The US Centers for Disease Control and Prevention (CDC) has lowered its travel warning for cruise ships for the first time since the COVID-19 pandemic emerged.

Instead of classing cruise travel at Level 4 (the highest level), the CDC now has a Level 3 warning on cruise ships.

The updated travel guidance from the CDC comes just days before the deadline for cruise lines to opt-in to its new COVID-19 mitigation program, which replaces the current Conditional Sailing Order.

RELATED: New voluntary CDC COVID-19 program for cruise ships launched

RELATED: CDC removes cruise travel warning for fully vaccinated passengers

The new program retains many elements associated with the Conditional Sailing Order, but is voluntary for cruise lines. It is anticipated, however, that most major cruise companies operating from US ports will sign-up to the program.

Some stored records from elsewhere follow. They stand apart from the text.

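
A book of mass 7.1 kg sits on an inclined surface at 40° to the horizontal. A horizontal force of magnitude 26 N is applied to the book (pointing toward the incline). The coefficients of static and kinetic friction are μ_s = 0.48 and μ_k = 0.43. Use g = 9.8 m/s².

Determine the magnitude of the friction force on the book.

f ≈ 24.8 N (up the incline)

Resolve perpendicular to the incline: N = m g cos θ + P sin θ = 7.1×9.8×cos 40° + 26×sin 40° = 70.01 N.
Parallel to the incline: P cos θ − m g sin θ = 19.92 − 44.73 = -24.81 N; the friction needed to balance this is 24.81 N acting up the slope.
Maximum static friction: μ_s N = 0.48 × 70.01 = 33.61 N.
|f_req| = 24.81 ≤ 33.61 N → the book is in equilibrium; friction equals the required value.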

The Cruise Lines International Association (CLIA), an industry body representing around 95% of all cruise ships in operation, called the move by the CDC a step in the right direction, and highlighted the advanced anti-COVID health and safety measures deployed by the industry in the US.

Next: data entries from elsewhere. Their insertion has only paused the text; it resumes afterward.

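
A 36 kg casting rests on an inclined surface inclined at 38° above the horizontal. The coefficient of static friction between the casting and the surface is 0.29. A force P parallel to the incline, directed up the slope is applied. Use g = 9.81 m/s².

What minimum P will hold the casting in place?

P_min ≈ 137 N

The casting tends to slide down (tan θ > μ_s), so at the point of impending slip friction acts up-slope at its limit: f = μ_s N.
P is parallel to the surface, so N = m g cos θ = 278 N.
Along the incline: P + μ_s N = m g sin θ, so P = 217 − 0.29×278 = 137 N.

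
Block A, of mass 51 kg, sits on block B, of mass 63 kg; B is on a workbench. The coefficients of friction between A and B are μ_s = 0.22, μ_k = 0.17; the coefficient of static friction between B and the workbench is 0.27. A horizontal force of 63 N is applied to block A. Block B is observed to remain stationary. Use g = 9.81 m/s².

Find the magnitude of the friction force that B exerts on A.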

“[The lower warning level] recognizes the leadership and effectiveness of the cruise sector’s health and safety protocols that are unmatched by virtually any other commercial setting,” the CLIA said in a statement.

“Cruise ships have medical, isolation and quarantine facilities on site, implement extensive response plans using private shoreside resources, and have created an environment where almost every single person is fully vaccinated,” it added.

“As a result, cases of COVID-19 are very low with the vast majority mild or asymptomatic—making cruise unequaled in its multi-layered approach to effectively mitigating COVID-19,” the statement continued.

While a Level 3 travel warning from Level 4 may be seen as a step in the right direction, the CDC still calls on the public to avoid cruise travel if one is at increased risk of severe illness from COVID-19 even if  they are up to date with COVID-19 vaccines.

“Cruise ship travel is not a zero-risk activity,” the CDC said. “The virus that causes COVID-19 spreads easily between people in close quarters on board ships, and the chance of getting COVID-19 on cruise ships is high, even if you are up to date with your COVID-19 vaccines.”

Meanwhile, the CDC told cruise guests to check the color and vaccination status of the ship they plan to sail on, as part of the agency’s new program for cruise ships.